Die fast zehn Minuten des ersten Songs sind naturgemäß sehr variabel gestaltet, bestechen aber vor allem durch einen kräftigen Sound mit dissonanten Gitarren, Blastbeats und wütendem Gekreische, die Lyrics sind auf der ganzen Platte auf Deutsch. Die Gitarren haben für Black Metal genügend Hall, so dass sie oft genug zu einem Teppich verschmelzen, sind aber ebenfalls ausreichend klar abgemischt. Die Aufnahmen der Instrumente wurden im Übrigen allein durch den Kopf der Band Nikita und den Drummer Tobias gestemmt. Die Gitarren werden zudem an einigen Stellen von einem leichten Synthiesound überlagert, der dem Song seine Unheimlichkeit verleiht. Das Schlagzeug ist sehr prominent und krachend. Blastbeats, Midtempo und ruhige Bridges wechseln sich in „Aufbruch“ ab.

„Ein letzter Tanz“ knackt fast die Viertelstunde-Marke, beginnt mit einem leichten Gitarren-Intro, das eine beträchtliche Schwermut an den Tag legt und erst nach über drei Minuten Spielzeit in wütende und hasserfüllte Blastbeats und Disharmonien übergeht. Textlich dreht sich der Song um den Tod einer Geliebten und den Wunsch, ihr im Feuer nachzufolgen, gefasst in sehr poetisch-chiffrierte Worte, die es allemal wert sind, diesen Beachtung zu schenken. Die Korrespondenz zwischen den rasselnden Blastbeat-Passagen, den ruhigen Akustikteilen und einigen Midtempo-Teilen ist bei diesem Song erneut sehr ausgewogen und hält sowohl die Spannung aufrecht, als auch Atempausen parat. Im Midtempo-Bereich erzählt die melodische Leadgitarre die Story der Verzweiflung perfekt.

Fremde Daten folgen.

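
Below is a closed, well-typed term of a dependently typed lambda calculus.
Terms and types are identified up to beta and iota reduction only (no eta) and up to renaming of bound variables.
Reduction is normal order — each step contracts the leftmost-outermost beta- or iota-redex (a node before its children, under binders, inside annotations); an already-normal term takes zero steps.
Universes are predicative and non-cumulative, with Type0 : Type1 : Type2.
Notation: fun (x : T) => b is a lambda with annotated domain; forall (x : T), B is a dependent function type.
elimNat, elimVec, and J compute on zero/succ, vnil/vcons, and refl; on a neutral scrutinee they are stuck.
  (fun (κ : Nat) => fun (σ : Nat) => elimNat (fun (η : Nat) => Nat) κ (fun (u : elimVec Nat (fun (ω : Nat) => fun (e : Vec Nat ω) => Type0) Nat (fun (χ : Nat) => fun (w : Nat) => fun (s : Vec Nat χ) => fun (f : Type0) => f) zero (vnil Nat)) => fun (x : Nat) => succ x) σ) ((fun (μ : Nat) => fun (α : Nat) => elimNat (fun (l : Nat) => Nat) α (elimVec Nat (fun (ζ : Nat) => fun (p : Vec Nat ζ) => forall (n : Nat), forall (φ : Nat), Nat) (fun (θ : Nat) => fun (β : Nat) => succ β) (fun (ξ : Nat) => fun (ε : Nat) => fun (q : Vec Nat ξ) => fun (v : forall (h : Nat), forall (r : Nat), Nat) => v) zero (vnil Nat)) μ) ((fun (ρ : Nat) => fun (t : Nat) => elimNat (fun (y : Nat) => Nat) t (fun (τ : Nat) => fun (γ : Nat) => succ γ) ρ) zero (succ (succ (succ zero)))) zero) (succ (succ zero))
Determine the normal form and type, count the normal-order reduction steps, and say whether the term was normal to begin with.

resulting normal form:
  succ (succ (succ (succ (succ zero))))
inferred type:
  Nat
steps to reach normal form (normal order): 25
term was already normal: no
first contracted redex: a beta-redex


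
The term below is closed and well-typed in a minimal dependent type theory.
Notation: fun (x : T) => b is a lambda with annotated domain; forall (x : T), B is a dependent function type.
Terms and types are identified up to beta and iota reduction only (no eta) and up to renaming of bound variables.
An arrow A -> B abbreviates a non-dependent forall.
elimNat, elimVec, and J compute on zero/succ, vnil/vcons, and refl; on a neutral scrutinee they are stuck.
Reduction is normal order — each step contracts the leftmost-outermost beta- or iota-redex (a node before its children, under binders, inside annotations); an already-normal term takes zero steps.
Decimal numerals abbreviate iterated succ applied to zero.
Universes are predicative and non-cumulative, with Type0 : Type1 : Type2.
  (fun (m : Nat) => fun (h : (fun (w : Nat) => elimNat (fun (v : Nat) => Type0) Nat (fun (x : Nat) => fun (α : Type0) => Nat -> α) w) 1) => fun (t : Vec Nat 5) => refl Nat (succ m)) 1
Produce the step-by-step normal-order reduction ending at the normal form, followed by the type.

normal-order reduction sequence:
  (fun (m : Nat) => fun (h : (fun (w : Nat) => elimNat (fun (v : Nat) => Type0) Nat (fun (x : Nat) => fun (α : Type0) => Nat -> α) w) 1) => fun (t : Vec Nat 5) => refl Nat (succ m)) 1
  ~> fun (m : (fun (h : Nat) => elimNat (fun (w : Nat) => Type0) Nat (fun (v : Nat) => fun (x : Type0) => Nat -> x) h) 1) => fun (α : Vec Nat 5) => refl Nat 2
  ~> fun (m : elimNat (fun (h : Nat) => Type0) Nat (fun (w : Nat) => fun (v : Type0) => Nat -> v) 1) => fun (x : Vec Nat 5) => refl Nat 2
  ~> fun (m : (fun (h : Nat) => fun (w : Type0) => Nat -> w) 0 (elimNat (fun (v : Nat) => Type0) Nat (fun (x : Nat) => fun (α : Type0) => Nat -> α) 0)) => fun (t : Vec Nat 5) => refl Nat 2
  ~> fun (m : (fun (h : Type0) => Nat -> h) (elimNat (fun (w : Nat) => Type0) Nat (fun (v : Nat) => fun (x : Type0) => Nat -> x) 0)) => fun (α : Vec Nat 5) => refl Nat 2
  ~> fun (m : Nat -> elimNat (fun (h : Nat) => Type0) Nat (fun (w : Nat) => fun (v : Type0) => Nat -> v) 0) => fun (x : Vec Nat 5) => refl Nat 2
  ~> fun (m : Nat -> Nat) => fun (h : Vec Nat 5) => refl Nat 2
type:
  (Nat -> Nat) -> Vec Nat 5 -> Eq Nat 2 2


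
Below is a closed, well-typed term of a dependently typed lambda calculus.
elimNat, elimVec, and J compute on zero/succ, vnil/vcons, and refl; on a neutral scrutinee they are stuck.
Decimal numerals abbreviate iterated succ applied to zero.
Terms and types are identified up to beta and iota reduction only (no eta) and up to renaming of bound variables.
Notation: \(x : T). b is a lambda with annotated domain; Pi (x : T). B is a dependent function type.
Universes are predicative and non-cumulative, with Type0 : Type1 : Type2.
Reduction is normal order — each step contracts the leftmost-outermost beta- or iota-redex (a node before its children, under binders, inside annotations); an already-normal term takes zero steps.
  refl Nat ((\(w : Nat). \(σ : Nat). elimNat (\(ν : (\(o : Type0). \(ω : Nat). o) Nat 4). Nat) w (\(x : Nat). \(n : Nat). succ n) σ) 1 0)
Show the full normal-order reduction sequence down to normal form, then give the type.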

„Skepsis Part I“ und „Skepsis Part II“ bilden insofern eine Einheit, als dass der erste Song instrumental (nicht akustisch!) als Gegenpol zum zweiten zu sehen ist, wie das ambivalente Wort „Skepsis“ es vorgibt. Dies zeigt sich auch in der Harmonie der keifenden Screams mit den schwebenden Melodien und der Disharmonien der Black Metal Shreds. Hier gibt es musikalisch ganz leichte Anleihen von den großartigen Schwedentodmeistern Dissection. Der Bogen schließt sich am Ende des Songs wieder zum instrumentalen des ersten Teils. Der letzte Song und Titeltrack „Finisterre“ (Das Ende der Welt) ist noch einmal fast zwölf Minuten lang und zeigt noch einmal das ganze Potential der Würzburger. Die Gitarren sind melodiös in ihrer Einfachheit, der Bass hörbar beteiligt, das Schlagzeug gleicht einem zu schnell schlagenden Herz, das dem wütend-kreischenden Sänger mit der Klage über den Irrweg der Menschheit auf der Zunge liegt. Hier wagt sich der Black Metal sogar in aktuellpolitische Gefilde.

Insgesamt ist den Franken hier ein wirkliches Meisterwerk gelungen, das vor allem durch seine Poetik, dunkle Atmosphäre und Stimmigkeit überzeugt, um negativen Gedanken Ausdruck zu verleihen. Ein absolutes Muss für Liebhaber der härteren und düsteren Gangart!